In 2015, when publicists for rock climber Chris Sharma contacted him about making a film about a first free ascent of a massive redwood tree, Kovar was concerned. “They say no publicity is bad publicity, but I disagree,” he says. Kovar worried that the exposure would bring even more people, and more damage, into sensitive old-growth ecosystems. He connected Sharma with researchers at UC Berkeley to find a way to do more good than harm.

Sharma ended up free-climbing a redwood in a city park in Eureka, California, and helping scientists gather data from the canopy. The short film, produced by Red Bull, was viewed more than 1.5 million times on YouTube. It included an option to donate to fund new research on the effects of drought on redwoods. “If done correctly, and in the right setting, climbing into old-growth redwood trees can have a very positive impact,” Kovar says.
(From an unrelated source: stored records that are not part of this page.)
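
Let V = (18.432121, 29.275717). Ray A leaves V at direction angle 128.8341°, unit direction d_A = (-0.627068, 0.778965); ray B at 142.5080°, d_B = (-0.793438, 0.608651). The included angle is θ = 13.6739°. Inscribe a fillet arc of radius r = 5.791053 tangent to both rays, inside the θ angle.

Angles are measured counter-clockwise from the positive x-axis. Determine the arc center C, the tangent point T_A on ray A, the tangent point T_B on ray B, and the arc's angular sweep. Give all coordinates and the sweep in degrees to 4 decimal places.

center=(-16.3664,63.2686) T_A=(-11.8554,66.8999) T_B=(-19.8912,58.6737) sweep=166.3261

bisector direction at 135.6711° = (-0.715340,0.698777)
center distance |VC| = r/sin(θ/2) = 5.791053/sin(6.8369°) = 48.646199
C = V + |VC|·bis = (-16.3664,63.2686)
T_A = V + ((C−V)·d_A)·d_A = V + 48.3003·d_A = (-11.8554,66.8999)
T_B = V + ((C−V)·d_B)·d_B = V + 48.3003·d_B = (-19.8912,58.6737)
sweep = 180° − θ = 166.3261°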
He thinks education is still the best way forward. “People love big trees and they want to see and experience them, and you can’t blame them,” he says. “But they need to understand that they could also be killing them.” The way to reduce your impact is to go with a guide. Besides his own company Tree Climbing Planet, and his former employer Tree Climbers International, Kovar points to Expedition Old Growth as another outfit operated by nationally certified arborists trained in educating the public and minimizing the impact on trees.

For those enamored with the do-it-yourself spirit of ninja climbs, Kovar says by all means, go for it. “There’s plenty of trees in the forest.” Just do it legally, and stay out of the old growth.